Bugün iki lider yeniden
bir araya gelecek ve koalisyon yapamayacaklarını açıklayacaklar. Tabii, olay,
siyaset noktalanınca, kesinleşir. Yüzde 10’un yüzde 100’e dönüştüğü de bilinir.
Ama burada sürprizim yok gibi. (Yok
diyeceğim de, bilim, bir pay bırak
diye bağırıp duruyor!)
Peki önceki
görüşmelerinde borsayı zıplatacak ve yüzlerde güller açtıracak kadar iyimser
hava neden esti? Bende esmedi! Bu iyimserlik Davutoğlu’nun dışarıya mesajıydı: Ben
istiyorum!
Fakat burada karar
vericinin Cumhurbaşkanı olduğu kesindi. Onun da başından beri programı erken
seçime kilitliydi.. Ne iktidarı paylaşmak ister, ne de yenilgiyi kabul.. Seçim
sonuçları onun için seçmenin yanlış davranışıydı! Yenilenmesi, seçmenin bu hatasını
düzeltmesi şarttı! Bunun için de yine Kürt kartıyla oyuna girdi.. Her zamanki
gibi!
Eğer Beştepe’yi kerteriz
alırsanız, en azından bu süreçte siyasi analizlerinizde yanlış yapmazsınız.
Davutoğlu’ndan bu aşamada bu kadar. RTE
ikinci seçim yenilgisini tadıncaya kadar. O zaman AKP’de işler karışır. RTE
saraya itilir.
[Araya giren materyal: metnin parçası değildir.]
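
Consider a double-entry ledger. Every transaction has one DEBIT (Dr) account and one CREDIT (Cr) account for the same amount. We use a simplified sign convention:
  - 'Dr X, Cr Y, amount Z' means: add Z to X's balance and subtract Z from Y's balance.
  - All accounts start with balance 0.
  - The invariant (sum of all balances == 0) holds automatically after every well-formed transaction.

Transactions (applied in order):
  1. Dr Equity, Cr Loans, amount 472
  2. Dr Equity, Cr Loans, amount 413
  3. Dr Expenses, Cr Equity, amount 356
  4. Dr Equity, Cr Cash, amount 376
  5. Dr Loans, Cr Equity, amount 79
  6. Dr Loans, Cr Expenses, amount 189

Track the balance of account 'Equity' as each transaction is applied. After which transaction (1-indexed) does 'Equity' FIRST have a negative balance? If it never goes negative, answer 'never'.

After txn 1: Equity=472
After txn 2: Equity=885
After txn 3: Equity=529
After txn 4: Equity=905
After txn 5: Equity=826
After txn 6: Equity=826

Answer: never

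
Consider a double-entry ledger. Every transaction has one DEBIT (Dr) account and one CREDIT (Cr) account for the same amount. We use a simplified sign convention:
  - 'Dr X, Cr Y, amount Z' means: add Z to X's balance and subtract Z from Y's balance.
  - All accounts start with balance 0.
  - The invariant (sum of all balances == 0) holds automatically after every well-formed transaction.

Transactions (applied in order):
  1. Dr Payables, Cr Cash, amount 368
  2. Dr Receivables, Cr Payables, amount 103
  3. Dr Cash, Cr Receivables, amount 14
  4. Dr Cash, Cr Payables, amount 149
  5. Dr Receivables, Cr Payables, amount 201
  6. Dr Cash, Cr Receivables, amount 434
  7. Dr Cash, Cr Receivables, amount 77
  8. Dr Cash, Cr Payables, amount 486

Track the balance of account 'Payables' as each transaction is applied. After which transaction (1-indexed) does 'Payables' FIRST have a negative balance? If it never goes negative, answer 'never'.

After txn 1: Payables=368
After txn 2: Payables=265
After txn 3: Payables=265
After txn 4: Payables=116
After txn 5: Payables=-85

Answer: 5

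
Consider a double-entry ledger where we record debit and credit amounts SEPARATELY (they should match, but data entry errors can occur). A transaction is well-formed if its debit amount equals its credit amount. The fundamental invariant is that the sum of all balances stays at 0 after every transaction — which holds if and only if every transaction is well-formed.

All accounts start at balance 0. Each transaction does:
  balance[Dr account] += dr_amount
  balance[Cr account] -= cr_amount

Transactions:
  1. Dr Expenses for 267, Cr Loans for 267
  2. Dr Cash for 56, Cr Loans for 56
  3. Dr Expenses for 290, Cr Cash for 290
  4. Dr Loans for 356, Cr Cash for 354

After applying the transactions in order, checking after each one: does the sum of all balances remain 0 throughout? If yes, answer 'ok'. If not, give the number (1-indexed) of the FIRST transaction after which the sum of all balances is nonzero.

Answer: 4

Derivation:
After txn 1: dr=267 cr=267 sum_balances=0
After txn 2: dr=56 cr=56 sum_balances=0
After txn 3: dr=290 cr=290 sum_balances=0
After txn 4: dr=356 cr=354 sum_balances=2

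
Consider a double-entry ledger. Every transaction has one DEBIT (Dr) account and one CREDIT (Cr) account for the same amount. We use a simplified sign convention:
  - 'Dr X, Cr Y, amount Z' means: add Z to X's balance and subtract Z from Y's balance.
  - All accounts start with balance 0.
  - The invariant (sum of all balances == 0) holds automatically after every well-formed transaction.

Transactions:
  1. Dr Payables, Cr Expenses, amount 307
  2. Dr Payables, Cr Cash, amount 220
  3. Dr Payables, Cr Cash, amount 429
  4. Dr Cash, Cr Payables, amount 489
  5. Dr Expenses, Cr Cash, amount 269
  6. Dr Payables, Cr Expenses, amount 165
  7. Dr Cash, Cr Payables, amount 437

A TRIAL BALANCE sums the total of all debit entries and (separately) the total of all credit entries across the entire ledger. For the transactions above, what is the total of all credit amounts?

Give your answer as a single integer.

Answer: 2316

Derivation:
Txn 1: credit+=307
Txn 2: credit+=220
Txn 3: credit+=429
Txn 4: credit+=489
Txn 5: credit+=269
Txn 6: credit+=165
Txn 7: credit+=437
Total credits = 2316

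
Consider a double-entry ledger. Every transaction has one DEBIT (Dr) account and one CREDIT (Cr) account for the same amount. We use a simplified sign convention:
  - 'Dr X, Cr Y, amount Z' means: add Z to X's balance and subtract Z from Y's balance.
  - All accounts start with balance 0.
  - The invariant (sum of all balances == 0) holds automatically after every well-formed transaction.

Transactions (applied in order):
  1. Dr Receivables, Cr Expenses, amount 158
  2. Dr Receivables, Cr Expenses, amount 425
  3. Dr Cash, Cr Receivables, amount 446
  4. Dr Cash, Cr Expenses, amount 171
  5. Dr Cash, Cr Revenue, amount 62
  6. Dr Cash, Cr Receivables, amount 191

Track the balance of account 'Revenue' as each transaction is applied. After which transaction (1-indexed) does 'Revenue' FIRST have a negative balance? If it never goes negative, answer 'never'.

After txn 1: Revenue=0
After txn 2: Revenue=0
After txn 3: Revenue=0
After txn 4: Revenue=0
After txn 5: Revenue=-62

Answer: 5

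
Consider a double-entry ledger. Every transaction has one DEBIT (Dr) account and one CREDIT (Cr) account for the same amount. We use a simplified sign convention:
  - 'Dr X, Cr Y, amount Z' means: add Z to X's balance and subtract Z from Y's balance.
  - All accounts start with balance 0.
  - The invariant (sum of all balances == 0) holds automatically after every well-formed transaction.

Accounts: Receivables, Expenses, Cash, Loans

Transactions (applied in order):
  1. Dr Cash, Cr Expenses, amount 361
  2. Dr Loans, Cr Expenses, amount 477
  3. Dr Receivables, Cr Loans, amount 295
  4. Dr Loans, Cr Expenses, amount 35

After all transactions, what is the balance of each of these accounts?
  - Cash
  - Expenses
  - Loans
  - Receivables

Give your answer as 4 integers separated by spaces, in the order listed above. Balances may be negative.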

Liderler ortaya çıkar.
***
RTE, nefret ettiği,
hayatı boyunca ötekileştirdiği, yıkıp yoketmeye çalıştığı cumhuriyetçi, demokrat, liberal ve laik kesimin güçlerini arkasına
yığdığı CHP ile iktidarı hiç paylaşmaz. Olsa olsa MHP.. Bu bir yeminli
toplumsal, tarihsel, ideolojik politika meselesidir. Dünya yıkılsa onun için
öyle gibidir.
Seçim en geç Kasım’da
olur gibi. Çünkü, ağırlaşmakta olan ekonomik sorunlar ilkbaharda etkisini çok
daha fazla hissettirecektir. Kasım’a kadar durumu idare edebileceklerini
düşünüyorlardır: “Katar’a Matar’a rica
eder, her ay geçici de olsa 10’ar milyar dolar, kaynağı belirsiz hesap
kaleminden Merkez Bankası bilançosuna girer, durumu makyajlarız”.
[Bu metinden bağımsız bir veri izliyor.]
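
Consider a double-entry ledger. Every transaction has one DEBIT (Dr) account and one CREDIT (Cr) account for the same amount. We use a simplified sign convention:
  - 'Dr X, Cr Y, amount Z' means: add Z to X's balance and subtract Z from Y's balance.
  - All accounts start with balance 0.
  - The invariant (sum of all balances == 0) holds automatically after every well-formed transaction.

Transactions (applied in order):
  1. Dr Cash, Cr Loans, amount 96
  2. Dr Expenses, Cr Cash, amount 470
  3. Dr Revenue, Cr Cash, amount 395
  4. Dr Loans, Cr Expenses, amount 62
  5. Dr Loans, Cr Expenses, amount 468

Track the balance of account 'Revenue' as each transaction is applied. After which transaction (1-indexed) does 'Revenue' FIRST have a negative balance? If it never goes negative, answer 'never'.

Answer: never

Derivation:
After txn 1: Revenue=0
After txn 2: Revenue=0
After txn 3: Revenue=395
After txn 4: Revenue=395
After txn 5: Revenue=395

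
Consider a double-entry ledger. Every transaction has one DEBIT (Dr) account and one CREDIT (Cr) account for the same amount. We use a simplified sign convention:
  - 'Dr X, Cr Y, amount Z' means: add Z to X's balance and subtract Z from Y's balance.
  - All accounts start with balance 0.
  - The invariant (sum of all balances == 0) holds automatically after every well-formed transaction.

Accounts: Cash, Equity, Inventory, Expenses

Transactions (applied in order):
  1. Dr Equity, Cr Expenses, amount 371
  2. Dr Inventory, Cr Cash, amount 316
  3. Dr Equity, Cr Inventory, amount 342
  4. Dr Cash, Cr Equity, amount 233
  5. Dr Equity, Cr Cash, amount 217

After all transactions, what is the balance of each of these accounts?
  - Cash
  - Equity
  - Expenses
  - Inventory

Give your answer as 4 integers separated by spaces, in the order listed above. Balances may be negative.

After txn 1 (Dr Equity, Cr Expenses, amount 371): Equity=371 Expenses=-371
After txn 2 (Dr Inventory, Cr Cash, amount 316): Cash=-316 Equity=371 Expenses=-371 Inventory=316
After txn 3 (Dr Equity, Cr Inventory, amount 342): Cash=-316 Equity=713 Expenses=-371 Inventory=-26
After txn 4 (Dr Cash, Cr Equity, amount 233): Cash=-83 Equity=480 Expenses=-371 Inventory=-26
After txn 5 (Dr Equity, Cr Cash, amount 217): Cash=-300 Equity=697 Expenses=-371 Inventory=-26

Answer: -300 697 -371 -26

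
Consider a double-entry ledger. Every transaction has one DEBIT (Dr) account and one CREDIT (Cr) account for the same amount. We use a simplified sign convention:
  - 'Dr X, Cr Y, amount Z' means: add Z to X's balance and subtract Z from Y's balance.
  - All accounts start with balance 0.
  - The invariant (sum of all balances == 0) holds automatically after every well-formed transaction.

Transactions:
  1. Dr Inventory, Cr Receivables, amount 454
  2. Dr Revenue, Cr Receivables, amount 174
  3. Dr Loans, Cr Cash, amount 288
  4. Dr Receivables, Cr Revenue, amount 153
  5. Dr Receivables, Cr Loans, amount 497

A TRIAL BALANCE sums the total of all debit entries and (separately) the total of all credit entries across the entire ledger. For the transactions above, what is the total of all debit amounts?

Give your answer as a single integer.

Txn 1: debit+=454
Txn 2: debit+=174
Txn 3: debit+=288
Txn 4: debit+=153
Txn 5: debit+=497
Total debits = 1566

Answer: 1566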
“İki-üç ayda, evet yüzlerce görevli şehit
düşebilir, ama vuracağımız darbelerle kısa vadede bize 2-3 puan getirecek sonuç
alır, seçime gideriz..” Oysa, PKK’yı, bu kadar saldırıyı ülkenin her
yerinde başlatacak kadar güçlendiren de kendileri.. Barış süreci mi?
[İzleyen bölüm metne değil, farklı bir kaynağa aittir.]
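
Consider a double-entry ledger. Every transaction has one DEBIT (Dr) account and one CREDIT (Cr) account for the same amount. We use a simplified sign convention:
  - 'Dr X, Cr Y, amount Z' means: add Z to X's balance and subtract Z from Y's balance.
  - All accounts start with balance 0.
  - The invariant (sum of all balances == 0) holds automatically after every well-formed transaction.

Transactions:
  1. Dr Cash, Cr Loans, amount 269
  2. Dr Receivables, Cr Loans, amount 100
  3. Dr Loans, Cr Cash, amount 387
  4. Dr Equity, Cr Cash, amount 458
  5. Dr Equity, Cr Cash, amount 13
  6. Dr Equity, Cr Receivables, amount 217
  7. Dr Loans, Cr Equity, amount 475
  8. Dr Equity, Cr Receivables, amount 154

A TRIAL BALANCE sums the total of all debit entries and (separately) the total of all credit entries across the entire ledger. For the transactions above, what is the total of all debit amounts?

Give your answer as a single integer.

Answer: 2073

Derivation:
Txn 1: debit+=269
Txn 2: debit+=100
Txn 3: debit+=387
Txn 4: debit+=458
Txn 5: debit+=13
Txn 6: debit+=217
Txn 7: debit+=475
Txn 8: debit+=154
Total debits = 2073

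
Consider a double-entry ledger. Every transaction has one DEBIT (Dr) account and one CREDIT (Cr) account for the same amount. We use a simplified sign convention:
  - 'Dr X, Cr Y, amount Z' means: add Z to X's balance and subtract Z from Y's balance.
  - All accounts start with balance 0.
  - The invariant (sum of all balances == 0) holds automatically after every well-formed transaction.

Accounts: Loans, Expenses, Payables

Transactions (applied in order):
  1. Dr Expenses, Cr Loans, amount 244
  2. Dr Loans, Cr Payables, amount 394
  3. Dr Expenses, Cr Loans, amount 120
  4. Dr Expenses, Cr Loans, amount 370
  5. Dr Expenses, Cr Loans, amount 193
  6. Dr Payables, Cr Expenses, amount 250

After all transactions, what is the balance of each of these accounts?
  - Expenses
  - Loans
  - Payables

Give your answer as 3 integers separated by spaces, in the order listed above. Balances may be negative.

Answer: 677 -533 -144

Derivation:
After txn 1 (Dr Expenses, Cr Loans, amount 244): Expenses=244 Loans=-244
After txn 2 (Dr Loans, Cr Payables, amount 394): Expenses=244 Loans=150 Payables=-394
After txn 3 (Dr Expenses, Cr Loans, amount 120): Expenses=364 Loans=30 Payables=-394
After txn 4 (Dr Expenses, Cr Loans, amount 370): Expenses=734 Loans=-340 Payables=-394
After txn 5 (Dr Expenses, Cr Loans, amount 193): Expenses=927 Loans=-533 Payables=-394
After txn 6 (Dr Payables, Cr Expenses, amount 250): Expenses=677 Loans=-533 Payables=-144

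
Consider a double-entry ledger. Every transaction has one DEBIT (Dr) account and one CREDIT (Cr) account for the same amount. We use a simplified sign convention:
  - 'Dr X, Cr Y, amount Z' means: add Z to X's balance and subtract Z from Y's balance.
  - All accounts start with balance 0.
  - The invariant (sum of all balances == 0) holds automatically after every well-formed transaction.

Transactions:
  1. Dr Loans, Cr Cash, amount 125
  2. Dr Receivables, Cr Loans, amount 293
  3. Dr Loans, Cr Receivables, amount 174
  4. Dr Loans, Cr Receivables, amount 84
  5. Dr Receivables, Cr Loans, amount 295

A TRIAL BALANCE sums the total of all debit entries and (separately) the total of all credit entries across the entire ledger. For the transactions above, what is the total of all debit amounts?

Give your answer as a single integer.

Answer: 971

Derivation:
Txn 1: debit+=125
Txn 2: debit+=293
Txn 3: debit+=174
Txn 4: debit+=84
Txn 5: debit+=295
Total debits = 971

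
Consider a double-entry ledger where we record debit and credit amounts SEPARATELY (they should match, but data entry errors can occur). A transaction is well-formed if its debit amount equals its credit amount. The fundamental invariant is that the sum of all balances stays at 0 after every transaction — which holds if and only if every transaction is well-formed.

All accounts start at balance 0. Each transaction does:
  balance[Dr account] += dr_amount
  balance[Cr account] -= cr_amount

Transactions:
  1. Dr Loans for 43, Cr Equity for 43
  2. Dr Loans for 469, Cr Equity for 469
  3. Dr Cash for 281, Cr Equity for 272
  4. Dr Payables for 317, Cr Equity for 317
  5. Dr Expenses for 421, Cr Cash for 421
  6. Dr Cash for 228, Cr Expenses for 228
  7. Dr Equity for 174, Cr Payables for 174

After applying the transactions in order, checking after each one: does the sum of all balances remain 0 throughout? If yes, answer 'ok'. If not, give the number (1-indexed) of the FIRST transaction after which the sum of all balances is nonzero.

Answer: 3

Derivation:
After txn 1: dr=43 cr=43 sum_balances=0
After txn 2: dr=469 cr=469 sum_balances=0
After txn 3: dr=281 cr=272 sum_balances=9
After txn 4: dr=317 cr=317 sum_balances=9
After txn 5: dr=421 cr=421 sum_balances=9
After txn 6: dr=228 cr=228 sum_balances=9
After txn 7: dr=174 cr=174 sum_balances=9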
Güldürmeyin! Yazmıştık: Bu süreci PKK
örgütlenmesini tamamlayarak, hazırlıklarını yaparak geçiriyor. İmralı, Kandil için de bir araçtı,
sadece AKP için değil..
Türkiye iyice
bilinmezliğe kayıyor. Önümüzdeki 3 ay hiç iyi geçmeyecek. CHP iyi bir strateji
ile yüzde 30’u bulabilir. Eski vaatlerinizi, 7 Haziran öncesini unutun. Şimdi ok atışı 15 hedefe kilitlenin..
Rakipleriniz kadar serbest atış. Milletin vaad masalı dinleyecek hali yok.
Örgütünüzü çalıştırmayı
deneyin. Sandık başına getirtin seçmenleri. Oy ve Ötesi, sandıkların üzerine adeta oturarak, önceki seçimlerde
planlanan utanmaz planları engelledi, cesaret edemediler.
PKK “Barış Cephesi’nde mi?
PKK hemen seçimden sonra
yeni süreci tanımlamıştı: “Devrimci halk savaşı..” (DHS). HDP
ile alay etti.. “Kürt Meselesi’ni Meclis oyunlarına heba etmek için mi
savaştık” havasında. PKK bir savaş örgütü. Türkiye’nin bütünü ilgi alanı
dışında, “Kürdistan” için savaşıyor. Özerk kentler, bölgeler açıklıyor, merkezi
tanımıyor. Başından beri strateji hiç değişmedi. Ankara’dan temizlenmiş bir
yönetim. Ve Suriye ile bütünleşme= PKK Devleti. Bu tersine çevrilebilir mi
bilemem. Bölge halkını kopartırsa, iş biter zaten. Süreç öyle işliyor.
Türkiye’nin sanki tek şansı, savaşın bir an önce
durdurulmasında. Kürt meselesi, Türkiye’nin bütünsel sorunudur, çünkü Kürtler
her yerde bizimle birlikteler. Kimseyi “PKK devletine” gönderemezsiniz.. O
halde buna yönelik yeni yaklaşımlar, düşünceler, birliktelik politikaları
gerekli.. Kimin umurunda?!
Anadolu, geçmişini bir
daha yaşamamalı.
--13 Ağustos 2015 Perşembe / Bilim ve Siyaset – Cumhuriyet
Tamamen katılıyorum. HDP'nin meclisteki varlığının bir hak, PKK terörünün ve "her türlü terörün" yüksek sesle reddedilmesi gerektiğini insanlar anlamadıkça bu kötüye gidiş ve tırmanış sürecek. Yangına körükle gidenler "son resmi şimdiden görseler" diyeceğim ama belki de görüyorlar, umursamıyorlar.